In November 2020, Amarillo voters rejected a $275 million bond issue (you might remember it as ‘Prop A’) that would have helped pay for a new entertainment and event complex to replace the current civic center facility.
More than 60 percent of voters voted against raising property taxes to pay for the project.
The Amarillo City Council voted 4-1 to authorize $260 million in tax and revenue notes to fund the expansion and renovation of the Amarillo Civic Center.
"In addition to the tax and revenue notes, the city will also consider naming rights, sponsorships, and Hotel Occupancy tax and sales tax revenue to help fund the project.
“The taxpayers will be paying more taxes on property that they own. That’s how it would be paid off and so, it’ll impact them, but it’s going to be worth it.
“Because we’ll have a place to go. We can have programs at the convention center and the projection was if we didn’t do anything, the traffic would slow down, because we’re out of date. And people would stop coming here for conventions," Amarillo city councilmember Howard Smith said in favor of the project.
The new proposal was largely developed behind the scenes, out of sight from the public. It was approved with no advance notice to the public or opportunity for input.
City Council member Cole Stanley, who didn’t become aware of the proposal until a few days before the vote, asked for more time to consider it before a vote was taken. His request was denied.
The council also forewent the tradition of providing two readings on an issue before voting on it.
Assistant city manager Laura Storrs said the city’s base property tax rate of around $0.44 would increase to $0.57 because of the Civic Center project.

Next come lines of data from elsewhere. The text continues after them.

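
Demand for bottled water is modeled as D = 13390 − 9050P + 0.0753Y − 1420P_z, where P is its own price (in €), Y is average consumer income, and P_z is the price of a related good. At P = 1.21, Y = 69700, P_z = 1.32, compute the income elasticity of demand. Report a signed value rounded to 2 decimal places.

0.90

At the given values, D = 13390 − 9050(1.21) + 0.0753(69700) − 1420(1.32) = 5813.51.
∂D/∂Y = 0.0753.
E = (0.0753) × (69700/5813.51) = 0.9027…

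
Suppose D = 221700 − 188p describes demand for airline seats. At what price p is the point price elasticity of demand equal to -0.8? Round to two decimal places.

524.11

Ed = −188p/(221700 − 188p). Set this equal to -0.8:
188p = 0.8·(221700 − 188p) ⇒ 188p(1 + 0.8) = 0.8·221700
p = 0.8·221700 / (188·1.8) = 524.1134…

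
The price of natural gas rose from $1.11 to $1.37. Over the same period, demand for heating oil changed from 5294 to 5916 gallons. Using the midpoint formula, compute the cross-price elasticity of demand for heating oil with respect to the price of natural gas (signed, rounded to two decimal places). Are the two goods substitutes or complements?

0.53; substitutes

%ΔQ_{heating oil} = (5916 − 5294)/avg = 622/5605 = 0.110972…
%ΔP_{natural gas} = (1.37 − 1.11)/avg = 0.26/1.24 = 0.209677…
E_cross = (622/5605) / (0.26/1.24) = 0.5292…
E_cross > 0 ⇒ the goods are substitutes.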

“Each year, each council goes through setting a property tax rate. So, as we look at outstanding debt, if there’s other funding sources on some of the debt that’s backed by property taxes and council chooses instead to pay some of that debt service with another funding source, that lowers the amount that would need to be considered on the property tax rate for that year,” Storrs said.
Nelson previously defended the City Council’s recent decision to move forward on expanding and renovating the Amarillo Civic Center.
“The building has real construction needs, real repair needs. The longer we wait to make those repairs, the more it costs us because construction costs are going up and interest rates are going up and the more it costs us because we continue to lose opportunities to host events and to bring entertainment to Amarillo.
"The Fed has already signaled in the next 18 months, they’re gonna go up maybe 11 times. So this is just the environment that we’re in and I don’t see another way to do it, that it doesn’t end up costing us a lot more money," Nelson said.
Fairly said that is pleased with Judge Sowder's decision and will continue to be “focused on the larger issue.”
"We were encouraged by Judge Sowder’s decision, and were hopeful that we could now move on to the actual disputed issues.
"In the meantime we will be announcing an opportunity later this week for Amarilloans to take an active part in this process. It isn’t quite ready, but we will share an update on that later this week.